The governor praised the work that’s gone toward setting up the facilities so quickly and said people who are treated there should expect a high level of care — despite the names used to describe them, such as “makeshift” and “field hospitals.”
“I don’t want you to think it’s cots in a gymnasium,” Raimondo said. “These are going to be top health care facilities.”
In response to a question about when the facilities would be needed, Raimondo said she expected the Convention Center to be ready for patients within a couple weeks — and didn’t think it would be needed any sooner.
At the same time, Raimondo added, the hospitals are expanding capacity within existing facilities in preparation for a surge. COVID-19 hospitalizations have increased on average about 12% each day since April 1.

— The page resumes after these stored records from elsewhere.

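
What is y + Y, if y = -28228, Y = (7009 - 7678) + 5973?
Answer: -22924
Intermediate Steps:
Y = 5304 (Y = -669 + 5973 = 5304)
y + Y = -28228 + 5304 = -22924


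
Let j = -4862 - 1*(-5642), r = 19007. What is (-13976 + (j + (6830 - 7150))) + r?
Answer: 5491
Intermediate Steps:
j = 780 (j = -4862 + 5642 = 780)
(-13976 + (j + (6830 - 7150))) + r = (-13976 + (780 + (6830 - 7150))) + 19007 = (-13976 + (780 - 320)) + 19007 = (-13976 + 460) + 19007 = -13516 + 19007 = 5491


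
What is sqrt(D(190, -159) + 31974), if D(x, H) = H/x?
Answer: 3*sqrt(128247910)/190 ≈ 178.81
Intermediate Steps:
sqrt(D(190, -159) + 31974) = sqrt(-159/190 + 31974) = sqrt(6074901/190) = 3*sqrt(128247910)/190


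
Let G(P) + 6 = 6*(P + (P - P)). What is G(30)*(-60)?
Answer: -10440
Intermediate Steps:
G(P) = -6 + 6*P (G(P) = -6 + 6*(P + (P - P)) = -6 + 6*(P + 0) = -6 + 6*P)
G(30)*(-60) = (-6 + 6*30)*(-60) = (-6 + 180)*(-60) = 174*(-60) = -10440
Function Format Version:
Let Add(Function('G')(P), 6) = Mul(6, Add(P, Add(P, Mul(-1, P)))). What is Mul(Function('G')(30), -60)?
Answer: -10440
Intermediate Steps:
Function('G')(P) = Add(-6, Mul(6, P)) (Function('G')(P) = Add(-6, Mul(6, Add(P, Add(P, Mul(-1, P))))) = Add(-6, Mul(6, Add(P, 0))) = Add(-6, Mul(6, P)))
Mul(Function('G')(30), -60) = Mul(Add(-6, Mul(6, 30)), -60) = Mul(Add(-6, 180), -60) = Mul(174, -60) = -10440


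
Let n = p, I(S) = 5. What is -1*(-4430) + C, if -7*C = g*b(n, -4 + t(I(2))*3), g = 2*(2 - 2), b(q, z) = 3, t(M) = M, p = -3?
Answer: 4430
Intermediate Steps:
n = -3
g = 0 (g = 2*0 = 0)
C = 0 (C = -0*3 = -1/7*0 = 0)
-1*(-4430) + C = -1*(-4430) + 0 = 4430 + 0 = 4430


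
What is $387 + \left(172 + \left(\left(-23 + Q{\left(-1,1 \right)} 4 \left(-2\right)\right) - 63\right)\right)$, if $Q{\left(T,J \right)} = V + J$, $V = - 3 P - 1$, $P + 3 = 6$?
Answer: $545$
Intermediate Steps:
$P = 3$ ($P = -3 + 6 = 3$)
$V = -10$ ($V = \left(-3\right) 3 - 1 = -9 - 1 = -10$)
$Q{\left(T,J \right)} = -10 + J$
$387 + \left(172 + \left(\left(-23 + Q{\left(-1,1 \right)} 4 \left(-2\right)\right) - 63\right)\right) = 387 + \left(172 - \left(86 - \left(-10 + 1\right) 4 \left(-2\right)\right)\right) = 387 + \left(172 - \left(86 - \left(-9\right) 4 \left(-2\right)\right)\right) = 387 + \left(172 - 14\right) = 387 + 158 = 545$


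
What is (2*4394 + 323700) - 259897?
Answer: 72591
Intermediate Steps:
(2*4394 + 323700) - 259897 = (8788 + 323700) - 259897 = 332488 - 259897 = 72591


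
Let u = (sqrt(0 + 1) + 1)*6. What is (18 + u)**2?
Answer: 900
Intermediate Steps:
u = 12 (u = (sqrt(1) + 1)*6 = (1 + 1)*6 = 2*6 = 12)
(18 + u)**2 = (18 + 12)**2 = 30**2 = 900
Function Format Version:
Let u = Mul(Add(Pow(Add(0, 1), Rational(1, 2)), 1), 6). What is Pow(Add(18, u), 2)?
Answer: 900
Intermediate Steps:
u = 12 (u = Mul(Add(Pow(1, Rational(1, 2)), 1), 6) = Mul(Add(1, 1), 6) = Mul(2, 6) = 12)
Pow(Add(18, u), 2) = Pow(Add(18, 12), 2) = Pow(30, 2) = 900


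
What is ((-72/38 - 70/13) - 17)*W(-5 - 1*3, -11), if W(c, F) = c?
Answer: 47976/247 ≈ 194.23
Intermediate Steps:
((-72/38 - 70/13) - 17)*W(-5 - 1*3, -11) = ((-72/38 - 70/13) - 17)*(-5 - 1*3) = ((-72*1/38 - 70*1/13) - 17)*(-5 - 3) = ((-36/19 - 70/13) - 17)*(-8) = (-1798/247 - 17)*(-8) = -5997/247*(-8) = 47976/247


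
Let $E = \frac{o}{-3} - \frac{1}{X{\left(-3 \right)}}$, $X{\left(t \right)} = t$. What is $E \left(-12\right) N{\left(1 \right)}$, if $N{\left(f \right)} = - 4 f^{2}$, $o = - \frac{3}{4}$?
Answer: $28$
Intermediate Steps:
$o = - \frac{3}{4}$ ($o = \left(-3\right) \frac{1}{4} = - \frac{3}{4} \approx -0.75$)
$E = \frac{7}{12}$ ($E = - \frac{3}{4 \left(-3\right)} - \frac{1}{-3} = \left(- \frac{3}{4}\right) \left(- \frac{1}{3}\right) - - \frac{1}{3} = \frac{1}{4} + \frac{1}{3} = \frac{7}{12} \approx 0.58333$)
$E \left(-12\right) N{\left(1 \right)} = \frac{7}{12} \left(-12\right) \left(- 4 \cdot 1^{2}\right) = - 7 \left(\left(-4\right) 1\right) = \left(-7\right) \left(-4\right) = 28$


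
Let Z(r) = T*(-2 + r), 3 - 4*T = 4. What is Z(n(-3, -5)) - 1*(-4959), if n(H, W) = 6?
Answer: 4958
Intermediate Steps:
T = -1/4 (T = 3/4 - 1/4*4 = 3/4 - 1 = -1/4 ≈ -0.25000)
Z(r) = 1/2 - r/4 (Z(r) = -(-2 + r)/4 = 1/2 - r/4)
Z(n(-3, -5)) - 1*(-4959) = (1/2 - 1/4*6) - 1*(-4959) = (1/2 - 3/2) + 4959 = -1 + 4959 = 4958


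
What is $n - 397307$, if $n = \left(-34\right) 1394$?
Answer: $-444703$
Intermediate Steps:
$n = -47396$
$n - 397307 = -47396 - 397307 = -444703$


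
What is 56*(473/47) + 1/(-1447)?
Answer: 38328089/68009 ≈ 563.57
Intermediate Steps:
56*(473/47) + 1/(-1447) = 56*(473*(1/47)) - 1/1447 = 56*(473/47) - 1/1447 = 26488/47 - 1/1447 = 38328089/68009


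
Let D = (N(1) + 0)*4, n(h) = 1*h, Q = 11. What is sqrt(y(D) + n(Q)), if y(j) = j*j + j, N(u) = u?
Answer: sqrt(31) ≈ 5.5678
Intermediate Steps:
n(h) = h
D = 4 (D = (1 + 0)*4 = 1*4 = 4)
y(j) = j + j**2 (y(j) = j**2 + j = j + j**2)
sqrt(y(D) + n(Q)) = sqrt(4*(1 + 4) + 11) = sqrt(4*5 + 11) = sqrt(20 + 11) = sqrt(31)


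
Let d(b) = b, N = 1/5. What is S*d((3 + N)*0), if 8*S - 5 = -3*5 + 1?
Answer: 0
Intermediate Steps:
N = ⅕ ≈ 0.20000
S = -9/8 (S = 5/8 + (-3*5 + 1)/8 = 5/8 + (-15 + 1)/8 = 5/8 + (⅛)*(-14) = 5/8 - 7/4 = -9/8 ≈ -1.1250)
S*d((3 + N)*0) = -9*(3 + ⅕)*0/8 = -18*0/5 = -9/8*0 = 0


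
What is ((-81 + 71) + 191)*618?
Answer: 111858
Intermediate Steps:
((-81 + 71) + 191)*618 = (-10 + 191)*618 = 181*618 = 111858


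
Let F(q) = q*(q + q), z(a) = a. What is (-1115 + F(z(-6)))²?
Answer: 1087849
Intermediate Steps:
F(q) = 2*q² (F(q) = q*(2*q) = 2*q²)
(-1115 + F(z(-6)))² = (-1115 + 2*(-6)²)² = (-1115 + 2*36)² = (-1115 + 72)² = (-1043)² = 1087849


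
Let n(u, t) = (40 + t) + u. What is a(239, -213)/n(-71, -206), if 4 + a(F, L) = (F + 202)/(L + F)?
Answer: -337/6162 ≈ -0.054690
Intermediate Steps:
n(u, t) = 40 + t + u
a(F, L) = -4 + (202 + F)/(F + L) (a(F, L) = -4 + (F + 202)/(L + F) = -4 + (202 + F)/(F + L))
a(239, -213)/n(-71, -206) = ((202 - 4*(-213) - 3*239)/(239 - 213))/(40 - 206 - 71) = ((202 + 852 - 717)/26)/(-237) = ((1/26)*337)*(-1/237) = (337/26)*(-1/237) = -337/6162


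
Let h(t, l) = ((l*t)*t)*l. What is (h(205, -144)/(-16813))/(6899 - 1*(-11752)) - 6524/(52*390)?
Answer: -1643199968651/529948954470 ≈ -3.1007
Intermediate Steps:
h(t, l) = l²*t² (h(t, l) = (l*t²)*l = l²*t²)
(h(205, -144)/(-16813))/(6899 - 1*(-11752)) - 6524/(52*390) = (((-144)²*205²)/(-16813))/(6899 - 1*(-11752)) - 6524/(52*390) = ((20736*42025)*(-1/16813))/(6899 + 11752) - 6524/20280 = (871430400*(-1/16813))/18651 - 6524*1/20280 = -871430400/16813*1/18651 - 1631/5070 = -290476800/104526421 - 1631/5070 = -1643199968651/529948954470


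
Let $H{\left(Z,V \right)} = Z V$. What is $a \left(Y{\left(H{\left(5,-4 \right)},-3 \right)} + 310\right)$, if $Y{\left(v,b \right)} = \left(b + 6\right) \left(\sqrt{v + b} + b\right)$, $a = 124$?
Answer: $37324 + 372 i \sqrt{23} \approx 37324.0 + 1784.0 i$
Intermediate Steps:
$H{\left(Z,V \right)} = V Z$
$Y{\left(v,b \right)} = \left(6 + b\right) \left(b + \sqrt{b + v}\right)$ ($Y{\left(v,b \right)} = \left(6 + b\right) \left(\sqrt{b + v} + b\right) = \left(6 + b\right) \left(b + \sqrt{b + v}\right)$)
$a \left(Y{\left(H{\left(5,-4 \right)},-3 \right)} + 310\right) = 124 \left(\left(\left(-3\right)^{2} + 6 \left(-3\right) + 6 \sqrt{-3 - 20} - 3 \sqrt{-3 - 20}\right) + 310\right) = 124 \left(\left(9 - 18 + 6 \sqrt{-3 - 20} - 3 \sqrt{-3 - 20}\right) + 310\right) = 124 \left(\left(9 - 18 + 6 \sqrt{-23} - 3 \sqrt{-23}\right) + 310\right) = 124 \left(\left(9 - 18 + 6 i \sqrt{23} - 3 i \sqrt{23}\right) + 310\right) = 124 \left(\left(-9 + 3 i \sqrt{23}\right) + 310\right) = 124 \left(301 + 3 i \sqrt{23}\right) = 37324 + 372 i \sqrt{23}$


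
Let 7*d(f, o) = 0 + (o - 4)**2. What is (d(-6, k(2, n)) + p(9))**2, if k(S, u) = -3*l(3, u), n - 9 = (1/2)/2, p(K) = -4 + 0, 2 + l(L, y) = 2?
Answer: 144/49 ≈ 2.9388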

As of Saturday, 50 people were in the intensive-care unit and 36 of them were intubated on breathing machines, according to Alexander-Scott.
The governor and health director often reference state-based projections as one tool that’s guiding their response strategies, but Raimondo so far has declined to share that modeling with the public.
Several other governors — including Massachusetts Gov. Charlie Baker — have shared similar details with residents in other states. When again asked about it Saturday, Raimondo called it a “judgement call,” adding that it still needs more data related to social distancing and increased testing capacity to be more accurate.
“It’s more important to obey the stay-at-home order,” Raimondo said, adding the better compliance to such mandates would make the model look different. More details about the model could come next week, she said.
On the topic of social distancing, Raimondo said she continues to hear unsettling reports of too many people gathering at big-box store retailers, which is something she’s warned people against doing in the past.
When asked about whether she would extend her shut down orders of non-essential businesses to include those retailers, Raimondo said she planned to meet with the R.I. Department of Business Regulation later Saturday to discuss.
“I’m getting too many reports,” Raimondo said during a conference call with reporters, adding that she could make another announcement about it after Easter.
On a lighter note, Raimondo announced that many students and educators across the state have been participating in her challenge to have everyone read each day in April.
The governor encouraged everyone to join the effort, saying Barnes & Noble has agreed to donate a large set of books to the schools with the greatest participation. Raimondo urged participants to post pictures and videos to social media using the hashtag #RIReadsAtHome.
In another note of good news, the governor offered a special shout out to people who are doing good deeds for others, including Family Services of Rhode Island. The nonprofit has been providing home delivery of cleaning supplies and food to families in need.
She encouraged anyone with the means necessary to donate to the nonprofit — by texting “Be Safe” to 44321 — and to others who are working in response to the needs of Rhode Island communities.
“If you’re lucky to be in a position that you might be able to spare a bit to help someone in need, please do it,” Raimondo said.